On May 1, city leaders agreed to build a park on the land in Barrio Logan. Thus, Chicano Park was born.

Kera Lovell, a history professor at the University of Utah, told me there were at least four dozen such park takeovers in the United States in the 1960s and ’70s. The most well-known is Berkeley’s People’s Park, which was founded the year before Chicano Park.


John Francis Peters for The New York Times

These acts of protest most likely became popular as Americans grappled with the issues of land rights and imperialism during the Vietnam War and an era of urban renewal.

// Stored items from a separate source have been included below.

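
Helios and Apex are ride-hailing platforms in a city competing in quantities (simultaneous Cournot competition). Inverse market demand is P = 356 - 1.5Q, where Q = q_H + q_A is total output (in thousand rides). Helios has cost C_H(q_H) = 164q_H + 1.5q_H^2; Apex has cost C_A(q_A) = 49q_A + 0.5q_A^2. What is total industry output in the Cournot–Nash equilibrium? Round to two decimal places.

85.59

Helios's profit: π_H = (356 - 1.5Q)q_H - (164q_H + (3/2)q_H²). Setting ∂π_H/∂q_H = 0: 192 - 6q_H - (3/2)(q_A) = 0.
Apex's first-order condition: 307 - 4q_A - (3/2)(q_H) = 0.
Rearranging gives the reaction functions q_H = (192 - (3/2)q_A)/6 and q_A = (307 - (3/2)q_H)/4.
Substituting one into the other gives q_H = 410/29 and q_A = 71.4483.
Total output Q = 410/29 + 71.4483 = 85.5862.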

“It just calls into question who owns the space and what is power,” Lovell told me. “I don’t know if they were ever meant to last.”

But Chicano Park has.

Four years after the park takeover in 1970, Latino artists began to cover the concrete surfaces in the park with paintings that told the stories of their people. Today more than 80 murals are splashed along several blocks, depicting an array of images, including lowrider culture and deaths at the border.

In 2017, Chicano Park was named a National Historic Landmark. It’s currently being considered for designation by the National Park Service.

“The pillars are pretty awful. They’re gray and stark — but they see them as these canvases that they’re going to paint about their life in this world in which they’re being displaced,” Lovell told me. “In my work, I say Chicano Park is a success as far as not just survival, but thriving.”